Pierre RAZOUX, La guerre Iran-Irak, première guerre du Golfe, 1980-1988, Perrin, Paris 2013, 604 pages.
Très bon connaisseur des questions militaires du Proche-Orient, auteur d’une belle synthèse sur Tsahal, Pierre Razoux se penche ici sur le terrible conflit qui ensanglanta le Golfe Persique dans les années 1980. L’auteur s’appuie sur une documentation de première main à laquelle le chercheur n’a accès que depuis peu de temps. Il a en effet pu consulter aux Etats-Unis les enregistrements audio que Saddam Hussein faisait réaliser systématiquement dans ses palais. L’homme, sachant ne pas être un grand intellectuel, pensait ainsi laisser des traces pour l’éternité tout en surveillant ses subordonnés. C’est de ces enregistrements que vinrent les preuves utilisées pour le condamner à mort lors de son procès, en particulier à propos du gazage des Kurdes à Halabja en 1988. Razoux a complété ces informations avec de nombreux entretiens avec divers responsables civils et militaires alors en poste en Irak ou dans les pays occidentaux. Il a également consulté la littérature ouverte et la cinématographie iranienne sur le sujet. Il en résulte un ouvrage au plan globalement chronologique avec de nombreuses notes et des annexes fournies, écrit dans un style simple à défaut d’être agréable.

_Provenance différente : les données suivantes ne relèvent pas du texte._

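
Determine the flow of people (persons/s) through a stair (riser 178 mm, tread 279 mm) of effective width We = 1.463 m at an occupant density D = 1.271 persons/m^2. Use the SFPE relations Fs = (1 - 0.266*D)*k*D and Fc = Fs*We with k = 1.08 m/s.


1 - 0.266*D = 1 - 0.266*1.271 = 0.66191
Fs = 0.66191 * 1.08 * 1.271 = 0.90860 persons/(s*m)
Fc = 0.90860 * 1.463 = 1.3293 persons/s

1.3293 persons/s


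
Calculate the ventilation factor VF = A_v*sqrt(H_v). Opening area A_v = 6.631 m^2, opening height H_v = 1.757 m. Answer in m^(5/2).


sqrt(H_v) = 1.3255
VF = 6.631 * 1.3255 = 8.7895 m^(5/2)

8.7895 m^(5/2)


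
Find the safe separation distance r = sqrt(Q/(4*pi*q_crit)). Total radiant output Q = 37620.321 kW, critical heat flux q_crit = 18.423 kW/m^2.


4*pi*q_crit = 231.51
Q/(4*pi*q_crit) = 162.50
r = sqrt(162.50) = 12.748 m

12.748 m


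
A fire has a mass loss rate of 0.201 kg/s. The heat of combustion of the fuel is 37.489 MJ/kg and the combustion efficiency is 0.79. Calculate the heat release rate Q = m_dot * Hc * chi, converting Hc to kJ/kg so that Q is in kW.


Hc = 37.489 MJ/kg = 37.489 * 1000 kJ/kg = 37489 kJ/kg
Q = 0.201 kg/s * 37489 kJ/kg * 0.79 = 5952.9 kW

5952.9 kW


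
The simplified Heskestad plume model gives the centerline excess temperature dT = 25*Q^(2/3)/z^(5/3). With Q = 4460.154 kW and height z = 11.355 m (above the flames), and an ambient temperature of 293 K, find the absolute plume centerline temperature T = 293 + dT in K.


Q^(2/3) = 270.96
z^(5/3) = 57.365
dT = 25 * 270.96 / 57.365 = 118.08 K
T = 293 + 118.08 = 411.08 K

411.08 K


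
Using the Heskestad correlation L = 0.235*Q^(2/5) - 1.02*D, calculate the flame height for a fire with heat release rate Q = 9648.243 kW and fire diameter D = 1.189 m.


Q^(2/5) = 39.245
0.235 * Q^(2/5) = 9.2225
1.02 * D = 1.2128
L = 8.0097 m

8.0097 m


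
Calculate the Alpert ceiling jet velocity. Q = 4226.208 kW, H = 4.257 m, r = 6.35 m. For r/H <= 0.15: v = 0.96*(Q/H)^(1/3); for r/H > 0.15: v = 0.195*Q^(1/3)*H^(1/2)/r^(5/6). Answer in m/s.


r/H = 6.35 / 4.257 = 1.4917
r/H > 0.15, so v = 0.195*Q^(1/3)*H^(1/2)/r^(5/6)
Q^(1/3) = 16.168
H^(1/2) = 2.0632
r^(5/6) = 4.6664
v = 0.195 * 16.168 * 2.0632 / 4.6664 = 1.3940 m/s

1.3940 m/s


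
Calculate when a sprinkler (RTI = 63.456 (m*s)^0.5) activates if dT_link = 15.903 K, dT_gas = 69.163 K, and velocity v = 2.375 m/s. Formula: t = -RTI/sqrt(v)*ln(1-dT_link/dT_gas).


dT_link/dT_gas = 0.22994
ln(1 - 0.22994) = -0.26128
t = -63.456 / sqrt(2.375) * -0.26128 = 10.758 s

10.758 s


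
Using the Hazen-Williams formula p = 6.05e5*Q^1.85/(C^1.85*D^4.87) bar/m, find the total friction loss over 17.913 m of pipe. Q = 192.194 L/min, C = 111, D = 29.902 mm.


Q^1.85 = 16785
C^1.85 = 6079.2
D^4.87 = 1.5370e+07
p/m = 0.10868 bar/m
p_total = 0.10868 * 17.913 = 1.9469 bar

1.9469 bar


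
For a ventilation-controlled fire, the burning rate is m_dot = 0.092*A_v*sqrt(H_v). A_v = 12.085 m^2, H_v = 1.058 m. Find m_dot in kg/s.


sqrt(H_v) = 1.0286
m_dot = 0.092 * 12.085 * 1.0286 = 1.1436 kg/s

1.1436 kg/s


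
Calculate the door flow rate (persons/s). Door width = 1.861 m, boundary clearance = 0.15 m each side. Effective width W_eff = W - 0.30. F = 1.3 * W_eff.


W_eff = 1.861 - 0.30 = 1.561 m
F = 1.3 * 1.561 = 2.0293 persons/s

2.0293 persons/s


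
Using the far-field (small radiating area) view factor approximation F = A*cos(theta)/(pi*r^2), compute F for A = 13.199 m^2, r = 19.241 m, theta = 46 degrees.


cos(46 deg) = 0.69466
pi*r^2 = 1163.1
F = 13.199 * 0.69466 / 1163.1 = 0.0078833

0.0078833


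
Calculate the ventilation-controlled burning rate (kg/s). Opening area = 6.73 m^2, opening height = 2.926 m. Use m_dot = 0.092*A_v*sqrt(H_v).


sqrt(H_v) = 1.7106
m_dot = 0.092 * 6.73 * 1.7106 = 1.0591 kg/s

1.0591 kg/s


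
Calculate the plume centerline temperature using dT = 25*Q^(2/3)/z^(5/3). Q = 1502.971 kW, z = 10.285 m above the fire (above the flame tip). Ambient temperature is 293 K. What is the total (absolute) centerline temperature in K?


Q^(2/3) = 131.21
z^(5/3) = 48.642
dT = 25 * 131.21 / 48.642 = 67.437 K
T = 293 + 67.437 = 360.44 K

360.44 K


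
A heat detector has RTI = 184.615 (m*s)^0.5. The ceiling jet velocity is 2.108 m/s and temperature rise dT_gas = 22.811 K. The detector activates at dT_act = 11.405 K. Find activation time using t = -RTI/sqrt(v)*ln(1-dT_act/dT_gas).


dT_act/dT_gas = 0.49998
ln(1 - 0.49998) = -0.69310
t = -184.615 / sqrt(2.108) * -0.69310 = 88.131 s

88.131 s


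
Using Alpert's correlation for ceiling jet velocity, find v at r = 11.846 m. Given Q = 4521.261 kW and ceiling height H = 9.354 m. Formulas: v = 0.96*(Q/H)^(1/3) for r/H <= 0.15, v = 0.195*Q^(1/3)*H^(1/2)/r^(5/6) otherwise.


r/H = 11.846 / 9.354 = 1.2664
r/H > 0.15, so v = 0.195*Q^(1/3)*H^(1/2)/r^(5/6)
Q^(1/3) = 16.536
H^(1/2) = 3.0584
r^(5/6) = 7.8459
v = 0.195 * 16.536 * 3.0584 / 7.8459 = 1.2569 m/s

1.2569 m/s


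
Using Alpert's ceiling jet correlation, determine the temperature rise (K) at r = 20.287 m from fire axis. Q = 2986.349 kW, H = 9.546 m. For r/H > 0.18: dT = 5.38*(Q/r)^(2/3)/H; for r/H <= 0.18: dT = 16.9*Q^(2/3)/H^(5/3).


r/H = 20.287 / 9.546 = 2.1252
r/H > 0.18, so dT = 5.38*(Q/r)^(2/3)/H
Q/r = 147.21
(Q/r)^(2/3) = 27.879
dT = 5.38 * 27.879 / 9.546 = 15.712 K

15.712 K


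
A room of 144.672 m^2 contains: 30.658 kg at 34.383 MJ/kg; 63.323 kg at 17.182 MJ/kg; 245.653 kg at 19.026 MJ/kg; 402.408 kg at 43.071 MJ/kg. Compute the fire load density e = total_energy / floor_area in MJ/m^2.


Total energy = 30.658*34.383 + 63.323*17.182 + 245.653*19.026 + 402.408*43.071
= 1054.114 + 1088.016 + 4673.794 + 17332.11
= 24148.04 MJ
e = 24148.04 / 144.672 = 166.92 MJ/m^2

166.92 MJ/m^2


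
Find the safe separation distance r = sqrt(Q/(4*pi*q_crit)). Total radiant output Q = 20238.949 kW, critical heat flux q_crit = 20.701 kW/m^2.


4*pi*q_crit = 260.14
Q/(4*pi*q_crit) = 77.801
r = sqrt(77.801) = 8.8205 m

8.8205 m


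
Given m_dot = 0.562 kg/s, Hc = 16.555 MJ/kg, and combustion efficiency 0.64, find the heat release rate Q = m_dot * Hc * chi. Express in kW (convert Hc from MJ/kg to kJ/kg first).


Hc = 16.555 MJ/kg = 16.555 * 1000 kJ/kg = 16555 kJ/kg
Q = 0.562 kg/s * 16555 kJ/kg * 0.64 = 5954.5 kW

5954.5 kW


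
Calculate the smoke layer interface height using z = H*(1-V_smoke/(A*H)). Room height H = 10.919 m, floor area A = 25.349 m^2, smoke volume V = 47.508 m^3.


V/(A*H) = 0.17164
1 - 0.17164 = 0.82836
z = 10.919 * 0.82836 = 9.0448 m

9.0448 m


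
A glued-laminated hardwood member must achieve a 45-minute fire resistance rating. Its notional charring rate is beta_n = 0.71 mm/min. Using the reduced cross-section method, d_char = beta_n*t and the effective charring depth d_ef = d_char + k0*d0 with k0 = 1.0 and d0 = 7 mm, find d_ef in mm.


d_char = 0.71 * 45 = 31.95 mm
d_ef = 31.95 + 1.0*7 = 38.95 mm

38.95 mm


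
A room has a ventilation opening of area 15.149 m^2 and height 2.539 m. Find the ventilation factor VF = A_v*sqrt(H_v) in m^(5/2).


sqrt(H_v) = 1.5934
VF = 15.149 * 1.5934 = 24.139 m^(5/2)

24.139 m^(5/2)


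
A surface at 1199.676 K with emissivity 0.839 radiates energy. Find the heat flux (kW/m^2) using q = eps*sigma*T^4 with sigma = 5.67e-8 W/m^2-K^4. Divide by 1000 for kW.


T^4 = 2.0714e+12
q = 0.839 * 5.67e-8 * 2.0714e+12 / 1000 = 98.537 kW/m^2

98.537 kW/m^2


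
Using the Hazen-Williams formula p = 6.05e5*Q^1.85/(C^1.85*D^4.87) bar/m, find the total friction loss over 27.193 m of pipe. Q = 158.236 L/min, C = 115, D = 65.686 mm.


Q^1.85 = 11714
C^1.85 = 6490.7
D^4.87 = 7.0973e+08
p/m = 0.0015385 bar/m
p_total = 0.0015385 * 27.193 = 0.041835 bar

0.041835 bar


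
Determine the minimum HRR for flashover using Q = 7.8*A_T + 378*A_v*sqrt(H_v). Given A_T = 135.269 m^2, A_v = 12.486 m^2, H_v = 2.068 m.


7.8*A_T = 1055.1
sqrt(H_v) = 1.4381
378*A_v*sqrt(H_v) = 6787.2
Q = 1055.1 + 6787.2 = 7842.3 kW

7842.3 kW


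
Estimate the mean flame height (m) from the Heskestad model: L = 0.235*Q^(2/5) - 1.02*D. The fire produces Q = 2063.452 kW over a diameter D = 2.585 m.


Q^(2/5) = 21.176
0.235 * Q^(2/5) = 4.9763
1.02 * D = 2.6367
L = 2.3396 m

2.3396 m


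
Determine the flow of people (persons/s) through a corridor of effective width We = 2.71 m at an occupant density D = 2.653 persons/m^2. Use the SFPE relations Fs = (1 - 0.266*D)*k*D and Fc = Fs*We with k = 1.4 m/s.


1 - 0.266*D = 1 - 0.266*2.653 = 0.29430
Fs = 0.29430 * 1.4 * 2.653 = 1.0931 persons/(s*m)
Fc = 1.0931 * 2.71 = 2.9623 persons/s

2.9623 persons/s


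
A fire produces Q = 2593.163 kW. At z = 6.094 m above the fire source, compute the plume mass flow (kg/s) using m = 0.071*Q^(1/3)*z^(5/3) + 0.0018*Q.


Q^(1/3) = 13.739
z^(5/3) = 20.332
First term = 0.071 * 13.739 * 20.332 = 19.832
Second term = 0.0018 * 2593.163 = 4.6677
m = 24.500 kg/s

24.500 kg/s


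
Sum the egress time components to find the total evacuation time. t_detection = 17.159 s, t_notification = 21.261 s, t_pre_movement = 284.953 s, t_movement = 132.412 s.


Total = 17.159 + 21.261 + 284.953 + 132.412 = 455.785 s

455.785 s


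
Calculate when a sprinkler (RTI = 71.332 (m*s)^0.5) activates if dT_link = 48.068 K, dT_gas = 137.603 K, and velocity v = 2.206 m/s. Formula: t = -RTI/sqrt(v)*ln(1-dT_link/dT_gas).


dT_link/dT_gas = 0.34932
ln(1 - 0.34932) = -0.42974
t = -71.332 / sqrt(2.206) * -0.42974 = 20.639 s

20.639 s


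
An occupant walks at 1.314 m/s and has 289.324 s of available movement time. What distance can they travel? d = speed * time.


d = 1.314 * 289.324 = 380.17 m

380.17 m


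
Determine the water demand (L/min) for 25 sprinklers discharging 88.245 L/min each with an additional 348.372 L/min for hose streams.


Sprinkler demand = 25 * 88.245 = 2206.125 L/min
Total = 2206.125 + 348.372 = 2554.497 L/min

2554.497 L/min


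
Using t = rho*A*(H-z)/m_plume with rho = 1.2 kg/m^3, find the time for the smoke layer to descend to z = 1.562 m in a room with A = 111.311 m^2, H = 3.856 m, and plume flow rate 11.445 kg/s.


H - z = 2.294 m
t = 1.2 * 111.311 * 2.294 / 11.445 = 26.773 s

26.773 s


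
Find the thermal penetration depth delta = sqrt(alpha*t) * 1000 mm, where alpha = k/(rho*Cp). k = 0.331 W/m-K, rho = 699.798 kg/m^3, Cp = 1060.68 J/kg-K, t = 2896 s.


alpha = 0.331 / (699.798 * 1060.68) = 4.4593e-07 m^2/s
alpha * t = 0.0012914
delta = sqrt(0.0012914) * 1000 = 35.936 mm

35.936 mm


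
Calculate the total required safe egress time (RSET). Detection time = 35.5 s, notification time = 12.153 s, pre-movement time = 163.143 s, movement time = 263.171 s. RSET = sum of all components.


Total = 35.5 + 12.153 + 163.143 + 263.171 = 473.967 s

473.967 s


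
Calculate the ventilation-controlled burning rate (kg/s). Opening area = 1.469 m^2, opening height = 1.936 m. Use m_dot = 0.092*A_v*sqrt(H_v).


sqrt(H_v) = 1.3914
m_dot = 0.092 * 1.469 * 1.3914 = 0.18805 kg/s

0.18805 kg/s


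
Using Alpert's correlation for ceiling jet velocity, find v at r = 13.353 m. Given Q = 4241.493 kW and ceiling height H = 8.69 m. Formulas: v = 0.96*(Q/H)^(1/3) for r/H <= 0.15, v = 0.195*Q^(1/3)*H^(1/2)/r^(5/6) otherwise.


r/H = 13.353 / 8.69 = 1.5366
r/H > 0.15, so v = 0.195*Q^(1/3)*H^(1/2)/r^(5/6)
Q^(1/3) = 16.187
H^(1/2) = 2.9479
r^(5/6) = 8.6693
v = 0.195 * 16.187 * 2.9479 / 8.6693 = 1.0733 m/s

1.0733 m/s


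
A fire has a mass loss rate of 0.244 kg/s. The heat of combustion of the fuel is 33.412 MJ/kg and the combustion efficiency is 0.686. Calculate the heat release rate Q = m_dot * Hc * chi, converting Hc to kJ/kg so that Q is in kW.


Hc = 33.412 MJ/kg = 33.412 * 1000 kJ/kg = 33412 kJ/kg
Q = 0.244 kg/s * 33412 kJ/kg * 0.686 = 5592.6 kW

5592.6 kW


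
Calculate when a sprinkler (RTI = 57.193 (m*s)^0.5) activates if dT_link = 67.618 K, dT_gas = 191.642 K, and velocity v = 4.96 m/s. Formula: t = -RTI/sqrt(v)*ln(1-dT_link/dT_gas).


dT_link/dT_gas = 0.35283
ln(1 - 0.35283) = -0.43515
t = -57.193 / sqrt(4.96) * -0.43515 = 11.175 s

11.175 s


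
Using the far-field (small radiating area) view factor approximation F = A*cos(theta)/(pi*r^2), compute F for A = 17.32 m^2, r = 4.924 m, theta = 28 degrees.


cos(28 deg) = 0.88295
pi*r^2 = 76.170
F = 17.32 * 0.88295 / 76.170 = 0.20077

0.20077


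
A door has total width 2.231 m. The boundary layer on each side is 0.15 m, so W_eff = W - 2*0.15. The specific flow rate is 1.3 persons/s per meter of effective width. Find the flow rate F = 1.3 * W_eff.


W_eff = 2.231 - 0.30 = 1.931 m
F = 1.3 * 1.931 = 2.5103 persons/s

2.5103 persons/s


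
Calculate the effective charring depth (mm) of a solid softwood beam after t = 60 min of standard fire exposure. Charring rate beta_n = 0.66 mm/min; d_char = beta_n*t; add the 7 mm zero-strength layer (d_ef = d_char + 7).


d_char = 0.66 * 60 = 39.6 mm
d_ef = 39.6 + 1.0*7 = 46.6 mm

46.6 mm


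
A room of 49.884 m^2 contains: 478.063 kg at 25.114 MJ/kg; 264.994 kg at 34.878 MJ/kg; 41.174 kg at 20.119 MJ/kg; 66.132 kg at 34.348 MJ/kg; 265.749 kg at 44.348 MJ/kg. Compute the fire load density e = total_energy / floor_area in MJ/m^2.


Total energy = 478.063*25.114 + 264.994*34.878 + 41.174*20.119 + 66.132*34.348 + 265.749*44.348
= 12006.07 + 9242.461 + 828.3797 + 2271.502 + 11785.44
= 36133.85 MJ
e = 36133.85 / 49.884 = 724.36 MJ/m^2

724.36 MJ/m^2


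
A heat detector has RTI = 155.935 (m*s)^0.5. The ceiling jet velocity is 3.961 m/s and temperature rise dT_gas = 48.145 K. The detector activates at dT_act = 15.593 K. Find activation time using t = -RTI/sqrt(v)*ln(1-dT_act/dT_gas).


dT_act/dT_gas = 0.32388
ln(1 - 0.32388) = -0.39138
t = -155.935 / sqrt(3.961) * -0.39138 = 30.665 s

30.665 s


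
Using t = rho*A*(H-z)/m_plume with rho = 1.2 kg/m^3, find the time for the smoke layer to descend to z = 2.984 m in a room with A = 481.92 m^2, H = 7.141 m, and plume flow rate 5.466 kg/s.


H - z = 4.157 m
t = 1.2 * 481.92 * 4.157 / 5.466 = 439.81 s

439.81 s


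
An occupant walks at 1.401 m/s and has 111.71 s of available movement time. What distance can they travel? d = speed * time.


d = 1.401 * 111.71 = 156.51 m

156.51 m


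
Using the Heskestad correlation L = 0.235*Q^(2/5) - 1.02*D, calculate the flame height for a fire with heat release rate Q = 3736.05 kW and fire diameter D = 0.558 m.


Q^(2/5) = 26.851
0.235 * Q^(2/5) = 6.3101
1.02 * D = 0.56916
L = 5.7409 m

5.7409 m


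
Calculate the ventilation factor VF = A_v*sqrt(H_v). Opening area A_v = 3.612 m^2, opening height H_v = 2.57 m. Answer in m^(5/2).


sqrt(H_v) = 1.6031
VF = 3.612 * 1.6031 = 5.7905 m^(5/2)

5.7905 m^(5/2)


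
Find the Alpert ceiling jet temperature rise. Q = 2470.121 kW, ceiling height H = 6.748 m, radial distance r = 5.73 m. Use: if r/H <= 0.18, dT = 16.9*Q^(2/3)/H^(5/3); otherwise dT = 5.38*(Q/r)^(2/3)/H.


r/H = 5.73 / 6.748 = 0.84914
r/H > 0.18, so dT = 5.38*(Q/r)^(2/3)/H
Q/r = 431.09
(Q/r)^(2/3) = 57.066
dT = 5.38 * 57.066 / 6.748 = 45.497 K

45.497 K


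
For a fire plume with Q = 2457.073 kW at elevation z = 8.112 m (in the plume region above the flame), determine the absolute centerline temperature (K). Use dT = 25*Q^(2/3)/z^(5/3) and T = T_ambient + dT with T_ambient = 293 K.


Q^(2/3) = 182.09
z^(5/3) = 32.750
dT = 25 * 182.09 / 32.750 = 139.00 K
T = 293 + 139.00 = 432.00 K

432.00 K


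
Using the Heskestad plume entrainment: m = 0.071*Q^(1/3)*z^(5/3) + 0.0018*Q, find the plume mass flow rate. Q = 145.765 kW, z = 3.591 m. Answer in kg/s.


Q^(1/3) = 5.2628
z^(5/3) = 8.4209
First term = 0.071 * 5.2628 * 8.4209 = 3.1466
Second term = 0.0018 * 145.765 = 0.26238
m = 3.4089 kg/s

3.4089 kg/s


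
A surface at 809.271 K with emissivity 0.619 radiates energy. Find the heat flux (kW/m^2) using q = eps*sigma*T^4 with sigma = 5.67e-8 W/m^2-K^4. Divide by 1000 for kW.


T^4 = 4.2892e+11
q = 0.619 * 5.67e-8 * 4.2892e+11 / 1000 = 15.054 kW/m^2

15.054 kW/m^2


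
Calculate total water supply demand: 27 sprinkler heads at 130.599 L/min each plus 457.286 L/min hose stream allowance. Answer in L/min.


Sprinkler demand = 27 * 130.599 = 3526.173 L/min
Total = 3526.173 + 457.286 = 3983.459 L/min

3983.459 L/min


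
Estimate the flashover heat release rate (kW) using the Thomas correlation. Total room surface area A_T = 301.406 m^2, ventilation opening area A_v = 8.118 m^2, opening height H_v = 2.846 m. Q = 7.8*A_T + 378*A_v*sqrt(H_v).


7.8*A_T = 2351.0
sqrt(H_v) = 1.6870
378*A_v*sqrt(H_v) = 5176.8
Q = 2351.0 + 5176.8 = 7527.7 kW

7527.7 kW


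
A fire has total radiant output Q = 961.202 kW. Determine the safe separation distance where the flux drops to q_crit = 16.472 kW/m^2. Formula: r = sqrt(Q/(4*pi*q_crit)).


4*pi*q_crit = 206.99
Q/(4*pi*q_crit) = 4.6436
r = sqrt(4.6436) = 2.1549 m

2.1549 m


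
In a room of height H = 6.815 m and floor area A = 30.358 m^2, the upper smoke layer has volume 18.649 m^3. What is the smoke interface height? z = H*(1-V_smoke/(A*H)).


V/(A*H) = 0.090140
1 - 0.090140 = 0.90986
z = 6.815 * 0.90986 = 6.2007 m

6.2007 m


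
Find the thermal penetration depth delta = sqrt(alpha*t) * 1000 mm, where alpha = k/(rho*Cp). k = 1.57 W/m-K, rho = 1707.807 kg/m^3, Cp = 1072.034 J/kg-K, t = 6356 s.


alpha = 1.57 / (1707.807 * 1072.034) = 8.5754e-07 m^2/s
alpha * t = 0.0054505
delta = sqrt(0.0054505) * 1000 = 73.827 mm

73.827 mm


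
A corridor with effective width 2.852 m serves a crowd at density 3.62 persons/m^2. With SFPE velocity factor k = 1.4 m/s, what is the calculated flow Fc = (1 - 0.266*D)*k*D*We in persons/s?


1 - 0.266*D = 1 - 0.266*3.62 = 0.037080
Fs = 0.037080 * 1.4 * 3.62 = 0.18792 persons/(s*m)
Fc = 0.18792 * 2.852 = 0.53595 persons/s

0.53595 persons/s


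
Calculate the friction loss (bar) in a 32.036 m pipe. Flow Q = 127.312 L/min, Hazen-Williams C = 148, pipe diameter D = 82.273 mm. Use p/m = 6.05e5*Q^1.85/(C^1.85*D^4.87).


Q^1.85 = 7834.4
C^1.85 = 10351
D^4.87 = 2.1247e+09
p/m = 0.00021551 bar/m
p_total = 0.00021551 * 32.036 = 0.0069042 bar

0.0069042 bar


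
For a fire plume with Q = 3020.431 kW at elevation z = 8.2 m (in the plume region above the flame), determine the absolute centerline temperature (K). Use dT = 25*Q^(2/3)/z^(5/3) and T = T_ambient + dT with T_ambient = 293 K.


Q^(2/3) = 208.95
z^(5/3) = 33.344
dT = 25 * 208.95 / 33.344 = 156.66 K
T = 293 + 156.66 = 449.66 K

449.66 K


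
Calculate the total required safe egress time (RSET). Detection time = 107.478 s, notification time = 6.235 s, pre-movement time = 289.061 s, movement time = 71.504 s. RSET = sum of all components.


Total = 107.478 + 6.235 + 289.061 + 71.504 = 474.278 s

474.278 s


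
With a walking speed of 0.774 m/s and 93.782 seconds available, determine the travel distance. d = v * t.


d = 0.774 * 93.782 = 72.587 m

72.587 m


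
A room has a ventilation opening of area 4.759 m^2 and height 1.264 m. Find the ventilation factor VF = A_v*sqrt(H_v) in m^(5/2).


sqrt(H_v) = 1.1243
VF = 4.759 * 1.1243 = 5.3504 m^(5/2)

5.3504 m^(5/2)


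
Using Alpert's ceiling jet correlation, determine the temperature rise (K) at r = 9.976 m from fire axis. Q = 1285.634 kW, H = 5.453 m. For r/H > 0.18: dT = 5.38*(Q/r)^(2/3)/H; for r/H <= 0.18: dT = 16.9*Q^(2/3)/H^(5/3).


r/H = 9.976 / 5.453 = 1.8295
r/H > 0.18, so dT = 5.38*(Q/r)^(2/3)/H
Q/r = 128.87
(Q/r)^(2/3) = 25.514
dT = 5.38 * 25.514 / 5.453 = 25.172 K

25.172 K


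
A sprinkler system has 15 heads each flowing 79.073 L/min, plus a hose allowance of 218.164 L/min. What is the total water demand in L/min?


Sprinkler demand = 15 * 79.073 = 1186.095 L/min
Total = 1186.095 + 218.164 = 1404.259 L/min

1404.259 L/min


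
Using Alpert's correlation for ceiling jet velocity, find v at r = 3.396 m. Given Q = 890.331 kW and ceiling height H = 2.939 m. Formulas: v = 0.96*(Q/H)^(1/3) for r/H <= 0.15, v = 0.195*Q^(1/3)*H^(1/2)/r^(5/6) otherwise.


r/H = 3.396 / 2.939 = 1.1555
r/H > 0.15, so v = 0.195*Q^(1/3)*H^(1/2)/r^(5/6)
Q^(1/3) = 9.6202
H^(1/2) = 1.7144
r^(5/6) = 2.7700
v = 0.195 * 9.6202 * 1.7144 / 2.7700 = 1.1610 m/s

1.1610 m/s


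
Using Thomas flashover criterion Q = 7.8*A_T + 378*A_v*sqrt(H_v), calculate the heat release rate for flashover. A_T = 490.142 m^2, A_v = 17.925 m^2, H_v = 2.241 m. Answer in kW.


7.8*A_T = 3823.1
sqrt(H_v) = 1.4970
378*A_v*sqrt(H_v) = 10143
Q = 3823.1 + 10143 = 13966 kW

13966 kW


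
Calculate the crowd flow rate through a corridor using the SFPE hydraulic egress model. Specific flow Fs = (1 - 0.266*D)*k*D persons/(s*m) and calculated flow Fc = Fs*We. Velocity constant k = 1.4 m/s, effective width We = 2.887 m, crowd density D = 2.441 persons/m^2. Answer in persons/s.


1 - 0.266*D = 1 - 0.266*2.441 = 0.35069
Fs = 0.35069 * 1.4 * 2.441 = 1.1985 persons/(s*m)
Fc = 1.1985 * 2.887 = 3.4600 persons/s

3.4600 persons/s


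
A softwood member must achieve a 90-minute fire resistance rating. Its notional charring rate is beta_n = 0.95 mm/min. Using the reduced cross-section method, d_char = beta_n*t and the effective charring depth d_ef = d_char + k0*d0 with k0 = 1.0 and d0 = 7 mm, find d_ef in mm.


d_char = 0.95 * 90 = 85.5 mm
d_ef = 85.5 + 1.0*7 = 92.5 mm

92.5 mm


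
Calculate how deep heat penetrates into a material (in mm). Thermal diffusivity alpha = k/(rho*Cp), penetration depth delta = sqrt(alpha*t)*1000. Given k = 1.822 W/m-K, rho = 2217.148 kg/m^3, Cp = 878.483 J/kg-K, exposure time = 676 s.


alpha = 1.822 / (2217.148 * 878.483) = 9.3545e-07 m^2/s
alpha * t = 0.00063236
delta = sqrt(0.00063236) * 1000 = 25.147 mm

25.147 mm


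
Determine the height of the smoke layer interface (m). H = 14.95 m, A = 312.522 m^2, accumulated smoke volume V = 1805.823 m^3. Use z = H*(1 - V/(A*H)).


V/(A*H) = 0.38650
1 - 0.38650 = 0.61350
z = 14.95 * 0.61350 = 9.1718 m

9.1718 m


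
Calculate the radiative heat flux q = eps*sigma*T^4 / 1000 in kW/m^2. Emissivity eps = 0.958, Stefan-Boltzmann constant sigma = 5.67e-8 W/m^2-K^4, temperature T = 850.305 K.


T^4 = 5.2276e+11
q = 0.958 * 5.67e-8 * 5.2276e+11 / 1000 = 28.395 kW/m^2

28.395 kW/m^2


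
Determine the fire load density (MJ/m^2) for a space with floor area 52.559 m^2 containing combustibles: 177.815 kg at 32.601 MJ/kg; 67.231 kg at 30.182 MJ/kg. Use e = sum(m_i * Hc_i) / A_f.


Total energy = 177.815*32.601 + 67.231*30.182
= 5796.947 + 2029.166
= 7826.113 MJ
e = 7826.113 / 52.559 = 148.90 MJ/m^2

148.90 MJ/m^2


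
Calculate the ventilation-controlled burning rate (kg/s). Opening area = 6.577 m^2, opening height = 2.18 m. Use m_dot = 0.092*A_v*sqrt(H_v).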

L’éditeur a fait l’effort, bien utile, d’insérer régulièrement des cartes simplifiées.
Que retenir de cet ouvrage ? D’abord, la légèreté avec laquelle Saddam Hussein déclenche cette guerre, qu’il est sur le point de perdre en 1982, puis l’entêtement dément de mollahs iraniens qui s’acharnent à prolonger le conflit avec des exigences irréalistes qui ne cachent même pas leur volonté de l’instrumentaliser pour renforcer leur propre pouvoir. En 1988, il faut une conjonction entre une défaite militaire patente face aux Irakiens, une absence de ressources supplémentaires (la baisse des prix du pétrole a été voulue et organisée par les Américains et les Saoudiens pour mettre à genoux l’Iran et l’URSS) et une intervention américaine dans le Golfe pour qu’ils acceptent la fin des combats. Entre temps, on a un concentré d’horreurs d’où personne ne sort indemne. Les dirigeants des deux camps éliminent leurs propres militaires, toujours suspects. Les Irakiens testent même leurs armes chimiques sur leurs propres soldats avant de s’en servir à grande échelle sur les Iraniens, tandis qu’ils n’hésitent pas à envoyer des décharges électriques de 200.000 volts dans les marais de la presqu’île de Fao à la fin de la guerre. De leur côté, les Iraniens sacrifient de plus en plus régulièrement des vagues d’adolescents de 12 ans destinés à faire sauter les mines en leur remettant simplement une clé en plastique pour symboliser leur accession au paradis. Ils utilisent sciemment le terrorisme au Liban ou en France. Les pays du monde entier arment les belligérants avec un cynisme à peine croyable, à l’image de la Chine, du Brésil ou de l’Allemagne. Seul surnage dans cet enfer la capacité des Iraniens à sublimer l’épreuve dans des œuvres de fiction élaborées d’une grande profondeur humaine.
A un bilan humain hallucinant (700.000 morts environ), s’ajoute le maintien au pouvoir de régimes criminels. Si l’Irak a connu et connaît depuis d’autres guerres, la société iranienne reste très profondément marquée par cette épreuve sans laquelle on ne comprend pas l’acharnement mis à obtenir la bombe atomique.